A study co-authored by Dr David Cramer, management professor at the University of Cambridge Judge Business School, asked 800 participants from the US and China to negotiate a sale under pressure and avoid company loss. Negotiators from the US were found to be more likely to use ‘questionable’ business ethics in their negotiating tactics with someone in China than when they negotiated the same sale with someone in the US. People from China were less likely to use questionable tactics when they thought they were negotiating with someone in the US but more likely to use them on fellow nationals.
Negotiators from the US were more likely to use questionable business ethics in negotiations with someone in China than when they negotiated the same sale with someone in the US.

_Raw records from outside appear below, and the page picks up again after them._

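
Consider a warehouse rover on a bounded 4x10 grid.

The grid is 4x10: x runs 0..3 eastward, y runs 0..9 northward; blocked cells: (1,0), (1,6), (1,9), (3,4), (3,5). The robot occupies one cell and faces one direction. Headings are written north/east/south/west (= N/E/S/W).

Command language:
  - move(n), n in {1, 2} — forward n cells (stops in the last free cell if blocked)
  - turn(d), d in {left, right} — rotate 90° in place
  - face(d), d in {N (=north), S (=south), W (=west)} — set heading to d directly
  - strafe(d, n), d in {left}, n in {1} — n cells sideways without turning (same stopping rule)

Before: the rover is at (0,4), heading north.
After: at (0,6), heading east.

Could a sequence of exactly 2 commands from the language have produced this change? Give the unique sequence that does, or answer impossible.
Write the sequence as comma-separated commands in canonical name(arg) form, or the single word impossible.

move(2), turn(right)

key: position moved to (0,6) AND the heading swung to E — translation plus rotation needed
t0: at (0,4), heading north
step 1 (move(2)): at (0,6), heading north
step 2 (turn(right)): at (0,6), heading east
all 64 alternatives checked — unique.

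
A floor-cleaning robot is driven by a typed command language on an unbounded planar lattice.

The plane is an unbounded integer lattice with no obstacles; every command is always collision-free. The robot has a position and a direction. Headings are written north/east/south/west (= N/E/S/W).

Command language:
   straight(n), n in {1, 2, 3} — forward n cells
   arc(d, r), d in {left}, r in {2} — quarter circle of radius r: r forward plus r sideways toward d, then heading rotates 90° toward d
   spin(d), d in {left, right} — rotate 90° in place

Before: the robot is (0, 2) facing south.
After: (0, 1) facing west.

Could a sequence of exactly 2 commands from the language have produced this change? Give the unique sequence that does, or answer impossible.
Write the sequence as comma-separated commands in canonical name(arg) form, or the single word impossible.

key: position moved to (0,1) AND the heading swung to W — translation plus rotation needed
initial: (0, 2) facing south
t=1 straight(1) ⇒ (0, 1) facing south
t=2 spin(right) ⇒ (0, 1) facing west
all 36 alternatives checked — unique.

straight(1), spin(right)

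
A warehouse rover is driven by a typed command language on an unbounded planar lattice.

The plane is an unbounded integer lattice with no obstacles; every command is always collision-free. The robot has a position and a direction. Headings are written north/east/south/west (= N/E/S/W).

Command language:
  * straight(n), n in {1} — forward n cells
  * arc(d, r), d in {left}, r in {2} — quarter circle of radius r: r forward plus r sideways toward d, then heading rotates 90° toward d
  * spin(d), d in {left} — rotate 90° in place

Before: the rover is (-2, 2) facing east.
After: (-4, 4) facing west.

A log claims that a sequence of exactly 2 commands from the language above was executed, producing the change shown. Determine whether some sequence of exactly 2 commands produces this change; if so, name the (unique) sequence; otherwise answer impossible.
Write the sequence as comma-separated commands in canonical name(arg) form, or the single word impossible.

key: running arc(left, 2) before spin(left) would end elsewhere — order is forced
begin: (-2, 2) facing east
t=1 spin(left) ⇒ (-2, 2) facing north
t=2 arc(left, 2) ⇒ (-4, 4) facing west
uniquely the one of 9 2-step routes that fits.

spin(left), arc(left, 2)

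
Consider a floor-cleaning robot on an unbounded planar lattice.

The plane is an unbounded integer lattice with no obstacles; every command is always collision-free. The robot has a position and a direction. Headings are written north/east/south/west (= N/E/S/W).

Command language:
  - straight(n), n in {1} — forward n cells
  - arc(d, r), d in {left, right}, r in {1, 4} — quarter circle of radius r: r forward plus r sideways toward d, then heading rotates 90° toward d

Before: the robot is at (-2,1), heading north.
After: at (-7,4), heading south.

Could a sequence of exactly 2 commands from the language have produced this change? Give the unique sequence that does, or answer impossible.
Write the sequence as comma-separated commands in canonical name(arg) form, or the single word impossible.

arc(left, 4), arc(left, 1)

key: position moved to (-7,4) AND the heading swung to S — translation plus rotation needed
start: at (-2,1), heading north
[1] after arc(left, 4): at (-6,5), heading west
[2] after arc(left, 1): at (-7,4), heading south
no rival 2-sequence matches.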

If this study shows that the other party’s nationality can affect the ethics of negotiating tactics, does it have broader implications for our ever-more global and increasingly multi-national and multi-cultural workplaces? What does it tell us about the different ethical standards people bring to work, or the different ways we respond to co-workers when it comes to our own ethical behaviour?
Dr Jawed Mohammed is a lecturer and internationally published author on cross-cultural business issues at Swinburne Business School. He says the ethical framework that dominates in Australian workplaces and society follows a humanist tradition, but that it largely ignores the contribution of different cultural and religious backgrounds.
“Ethics are unwritten rules. They are subconsciously the notion of right or wrong, or good and bad,” he says. And if you are asking people to voluntarily follow a set of unwritten rules or behaviours, which ethics is, you must take all their backgrounds and cultural influences into account.